Where am I going again?

If you look out the window you can clearly see the beautifully sculpted model city with it's little office buildings, churches, schools and motorized vehicles. The sun is starting to go down, and the city lights are coming on; street lights, headlights, window lights... It's quaint and beautiful.

Thin pulled cotton hangs mysteriously in the air, no visible strings or attachments. It is much easier to make out features in the clouds from this angle, they look more like actual dogs with dragon heads than they do from the ground.

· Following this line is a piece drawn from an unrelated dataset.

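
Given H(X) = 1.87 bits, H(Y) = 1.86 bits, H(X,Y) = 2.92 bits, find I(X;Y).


I(X;Y) = H(X) + H(Y) - H(X,Y) = 1.87 + 1.86 - 2.92 = 0.81

0.81 bits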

The landscape becomes smaller, and the thin pulled cotton becomes thicker and more dense. Eventually the model city disappears beyond the window and the ocean is largely obscured by an ever thickening landscape of deliciously comfortable looking mounds of full, round, puffy feather beds. There are miles and miles of them, and while you may find the urge to leap out onto these wonderful looking things, rolling and snuggling your life away, I have been told my various books and people that they will not support your weight. As these feather beds begin to flatten out, an absolutely alien landscape begins to form, scattered with slight hills, jutting points of white alien earth and sudden dramatic drops into numerous abysses; for some reason I expect the whiteness to shimmer. The horizon is a rainbow going from red to orange to yellow to green to blue to a very deep purple, like a widened and elongated rainbow that has lost its arch. This landscape is somehow recognizable, though, and you soon begin to realize that the shimmer is missing only because of the setting sun, and that the bears, seals and penguins are only missing because you are no longer near the coast.

As the sun drops below the horizon the rainbow thins until it is a strip of deep reds and yellows, and if you look ahead out the window, you can see the strip thin into nothing as you speed into the uncertain darkness.